The money you're makin'... Leaves you nervous and shakin'... 'Cause at night you're awake...

The money you're makin'

Leaves you nervous and shakin'

'Cause at night you're awake and

Thinkin' bout lives that you're takin'

All the love you're forsakin'

-Erykah Badu


OH MY GOODNESS! If there is any artist in the world that I could just go through and dissect her entire catalog it's Erykah. The Queen Badu is it for me. I am a fan. Seriously love what she does. Her vibe, dress and creativity are so unique and unmistakably her that you have to admire her. I haven't seen a lot of interviews that she's done, but just listen to her words I know that she has had struggles. Even in stepping away from the business for years then returning after having multiple children. She had lost nothing. In coming back so strong it felt like she had done the work and as a woman it makes me feel brave and curious. It makes me want to do the work in my own life. I want to catch this vibe but I also want to create my own vibe. I want to show up full and pour into and onto others. That is real empowerment. That's elevation. That's next level living.

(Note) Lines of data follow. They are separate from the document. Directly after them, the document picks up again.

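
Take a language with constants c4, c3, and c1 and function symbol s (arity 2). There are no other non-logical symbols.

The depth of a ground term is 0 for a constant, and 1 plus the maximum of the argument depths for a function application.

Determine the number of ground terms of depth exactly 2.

If N_k denotes the number of depth-≤k ground terms, the 3 constants give N_0 = 3, and each function symbol of arity r contributes N_{k-1}^r new terms at level k: N_k = 3 + N_{k-1}^2.
N_0 = 3
N_1 = 3 + 3^2 = 12
N_2 = 3 + 12^2 = 147
Terms of depth exactly 2: N_2 − N_1 = 147 − 12 = 135.

135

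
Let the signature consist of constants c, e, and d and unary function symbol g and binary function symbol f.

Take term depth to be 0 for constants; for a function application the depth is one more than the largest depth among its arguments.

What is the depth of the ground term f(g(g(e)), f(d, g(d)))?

3

depth(g(e)) = 1 + depth(e) = 1 + 0 = 1
depth(g(g(e))) = 1 + depth(g(e)) = 1 + 1 = 2
depth(g(d)) = 1 + depth(d) = 1 + 0 = 1
depth(f(d, g(d))) = 1 + max(0, 1) = 2
depth(f(g(g(e)), f(d, g(d)))) = 1 + max(2, 2) = 3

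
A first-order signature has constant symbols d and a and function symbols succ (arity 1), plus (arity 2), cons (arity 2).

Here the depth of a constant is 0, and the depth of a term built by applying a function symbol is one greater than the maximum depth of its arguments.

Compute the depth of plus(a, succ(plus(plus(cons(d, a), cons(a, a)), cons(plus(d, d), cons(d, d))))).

depth(cons(d, a)) = 1 + max(0, 0) = 1
depth(cons(a, a)) = 1 + max(0, 0) = 1
depth(plus(cons(d, a), cons(a, a))) = 1 + max(1, 1) = 2
depth(plus(d, d)) = 1 + max(0, 0) = 1
depth(cons(d, d)) = 1 + max(0, 0) = 1
depth(cons(plus(d, d), cons(d, d))) = 1 + max(1, 1) = 2
depth(plus(plus(cons(d, a), cons(a, a)), cons(plus(d, d), cons(d, d)))) = 1 + max(2, 2) = 3
depth(succ(plus(plus(cons(d, a), cons(a, a)), cons(plus(d, d), cons(d, d))))) = 1 + depth(plus(plus(cons(d, a), cons(a, a)), cons(plus(d, d), cons(d, d)))) = 1 + 3 = 4
depth(plus(a, succ(plus(plus(cons(d, a), cons(a, a)), cons(plus(d, d), cons(d, d)))))) = 1 + max(0, 4) = 5

5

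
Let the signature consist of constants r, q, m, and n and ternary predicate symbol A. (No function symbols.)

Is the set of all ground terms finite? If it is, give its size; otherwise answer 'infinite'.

There are no function symbols, so every ground term is one of the 4 constants.
The Herbrand universe is {r, q, m, n}, which is finite with 4 elements.

4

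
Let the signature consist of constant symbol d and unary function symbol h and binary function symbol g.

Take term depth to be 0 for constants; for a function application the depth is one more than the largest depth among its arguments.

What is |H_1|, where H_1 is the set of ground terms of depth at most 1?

3

Let N_k count ground terms of depth at most k. Each non-constant term of depth ≤ k is some function symbol applied to depth-≤(k−1) arguments, giving N_k = 1 + N_{k-1} + N_{k-1}^2.
N_0 = 1
N_1 = 1 + 1 + 1^2 = 3
Explicitly: d, h(d), g(d, d).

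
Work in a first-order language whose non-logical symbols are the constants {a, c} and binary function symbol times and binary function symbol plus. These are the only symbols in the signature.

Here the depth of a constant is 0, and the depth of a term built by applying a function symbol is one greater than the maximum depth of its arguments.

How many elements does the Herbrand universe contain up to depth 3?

81610

If N_k denotes the number of depth-≤k ground terms, the 2 constants give N_0 = 2, and each function symbol of arity r contributes N_{k-1}^r new terms at level k: N_k = 2 + N_{k-1}^2 + N_{k-1}^2.
N_0 = 2
N_1 = 2 + 2^2 + 2^2 = 10
N_2 = 2 + 10^2 + 10^2 = 202
N_3 = 2 + 202^2 + 202^2 = 81610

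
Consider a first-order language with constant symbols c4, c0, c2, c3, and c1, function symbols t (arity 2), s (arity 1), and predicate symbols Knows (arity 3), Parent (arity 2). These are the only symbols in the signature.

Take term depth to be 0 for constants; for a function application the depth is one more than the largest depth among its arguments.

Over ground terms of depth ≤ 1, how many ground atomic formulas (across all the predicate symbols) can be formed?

First count ground terms of depth ≤ 1.
Write N_k for the number of ground terms of depth ≤ k. A term of depth ≤ k is either a constant or a function symbol applied to arguments of depth ≤ k−1, so N_k = 5 + N_{k-1}^2 + N_{k-1}.
N_0 = 5
N_1 = 5 + 5^2 + 5 = 35
So |H| = 35.
Each predicate of arity r yields |H|^r ground atoms (one per choice of an r-tuple from H):
  Knows: 35^3 = 42875;  Parent: 35^2 = 1225
Total ground atoms: 42875 + 1225 = 44100.

44100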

If music, art, church, and even your conversations with your friends doesn't do that for you I want you to seriously re-evaluate what it is that you're doing. How are you spending your time? How are you spending your money? Do you sleep well at night? Do you have joy in your life? Do you feel fulfilled? Are you helping others? Can you even answer these questions?


If you can't, you have lots of soul work to do. But don't get down on yourself. We all have to step up and realize that there is so much more to life than eating good and dressing well. Sure good jobs allow us to do those things and if we're fortunate sometimes we have good connections to give us some perks as well. And with that I say to you don't go home wishing you were the plug. Don't go day after day dreaming of what you can do or talking about, "Someday I will". No, make someday TODAY.

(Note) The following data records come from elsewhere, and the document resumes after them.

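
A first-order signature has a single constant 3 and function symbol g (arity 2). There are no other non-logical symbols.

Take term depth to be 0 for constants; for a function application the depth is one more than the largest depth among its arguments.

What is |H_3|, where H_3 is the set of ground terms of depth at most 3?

26

Let N_k count ground terms of depth at most k. Each non-constant term of depth ≤ k is some function symbol applied to depth-≤(k−1) arguments, giving N_k = 1 + N_{k-1}^2.
N_0 = 1
N_1 = 1 + 1^2 = 2
N_2 = 1 + 2^2 = 5
N_3 = 1 + 5^2 = 26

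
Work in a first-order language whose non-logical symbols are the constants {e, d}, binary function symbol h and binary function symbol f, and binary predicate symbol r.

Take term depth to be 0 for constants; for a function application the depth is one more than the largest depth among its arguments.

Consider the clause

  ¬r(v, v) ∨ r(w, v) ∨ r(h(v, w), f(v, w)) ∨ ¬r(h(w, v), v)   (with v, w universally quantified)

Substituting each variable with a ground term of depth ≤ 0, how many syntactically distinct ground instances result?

Ground terms of depth ≤ 0:
  Let N_k = |{terms of depth ≤ k}|. Then N_0 = 2 and N_k = 2 + N_{k-1}^2 + N_{k-1}^2 for k ≥ 1 (one summand per function symbol, arity giving the exponent).
  N_0 = 2
  Explicitly: e, d.
So there are 2 ground terms available for substitution.
The body mentions every one of the 2 quantified variables; since ground terms form a free algebra, no two substitutions collapse to the same formula.
Number of ground instances = 2^2 = 4.

4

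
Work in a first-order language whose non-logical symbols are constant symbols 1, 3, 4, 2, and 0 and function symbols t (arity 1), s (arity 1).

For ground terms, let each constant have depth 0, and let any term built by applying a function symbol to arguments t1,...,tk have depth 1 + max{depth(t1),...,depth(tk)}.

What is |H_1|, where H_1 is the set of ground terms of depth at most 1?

15

Count level by level. With function symbols t/1, s/1, the terms of depth ≤ k are the 5 constants together with each function applied to depth-≤(k−1) tuples, so N_k = 5 + N_{k-1} + N_{k-1}.
N_0 = 5
N_1 = 5 + 5 + 5 = 15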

I went on a bit of a rant there because I'm passionate about people living life to the fullest and realizing their potential. But let me get back specifically to what Erykah was speaking of in Danger and how it relates to me. It's not really a secret that as a young teen I had a thing for drug dealers. No joking they were my type. They had money, power and respect and I loved it. Not to mention their swag. They dressed well and drove nice cars so I wanted to be a part of that. Erykah mentions here that her man has this complex occupation that leaves her and their baby in a tough predicament. All money ain't good money. And apparently the brotha knows this because he can't sleep at night. He's nervous because in chasing fast money he is leaving the loves of his life at home. He's supposedly making a good life for them but he's not around because he's always grinding. He's having a crisis of conscience because he's really not living a good life and neither is his family. On top of that are the customers and of course his competition who he's serving destruction to. It's so many layers of danger. So they all have to ask themselves is it really worth it in the end.

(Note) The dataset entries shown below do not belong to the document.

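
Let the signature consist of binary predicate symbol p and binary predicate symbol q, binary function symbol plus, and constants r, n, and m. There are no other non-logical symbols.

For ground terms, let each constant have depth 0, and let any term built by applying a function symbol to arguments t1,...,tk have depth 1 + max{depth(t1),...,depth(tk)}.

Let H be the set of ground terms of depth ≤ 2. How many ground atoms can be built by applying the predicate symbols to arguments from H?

43218

First count ground terms of depth ≤ 2.
Write N_k for the number of ground terms of depth ≤ k. A term of depth ≤ k is either a constant or a function symbol applied to arguments of depth ≤ k−1, so N_k = 3 + N_{k-1}^2.
N_0 = 3
N_1 = 3 + 3^2 = 12
N_2 = 3 + 12^2 = 147
So |H| = 147.
Each predicate of arity r yields |H|^r ground atoms (one per choice of an r-tuple from H):
  p: 147^2 = 21609;  q: 147^2 = 21609
Total ground atoms: 21609 + 21609 = 43218.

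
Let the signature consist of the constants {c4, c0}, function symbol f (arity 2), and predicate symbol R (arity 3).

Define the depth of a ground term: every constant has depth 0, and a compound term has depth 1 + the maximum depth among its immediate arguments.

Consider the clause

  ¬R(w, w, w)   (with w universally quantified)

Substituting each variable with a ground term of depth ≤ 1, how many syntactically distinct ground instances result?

Ground terms of depth ≤ 1:
  Let N_k count ground terms of depth at most k. Each non-constant term of depth ≤ k is some function symbol applied to depth-≤(k−1) arguments, giving N_k = 2 + N_{k-1}^2.
  N_0 = 2
  N_1 = 2 + 2^2 = 6
  Explicitly: c4, c0, f(c4, c4), f(c4, c0), f(c0, c4), f(c0, c0).
So there are 6 ground terms available for substitution.
There is 1 variable to instantiate (w),  occurring in at least one literal, so different choices give different ground instances.
Number of ground instances = 6.

6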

I was attracted to the lifestyle because so often I had to hear about the shortages we had at home. There was no bill in my house that was getting paid in full and on time. Not one. The rent was late, the light bill got a partial payment which was late. Money had to be moved around to make ends meet. That was tough. And even though I was eyeing these guys in the street and secretly desired to have my own operation I knew it was too dangerous. And I was too pretty to go to jail. So I got on my school grind and later my corporate grind. I achieved success and made a name for myself as a smart and dedicated worker but I knew I wanted more. Unfortunately it just seemed like there were never enough hours in the day.


It wasn't until years and years later when I was forced to be still and get quiet that I listened to God speaking to my heart about what He wanted me to be in this life. I had to surrender. I had to let go of the selfish, narrow focused lifestyle and be willing to serve and build up my brothers and sisters. Now I live well and sleep well. My life is full of joy and great things. I'm beyond grateful. I got my block on lock.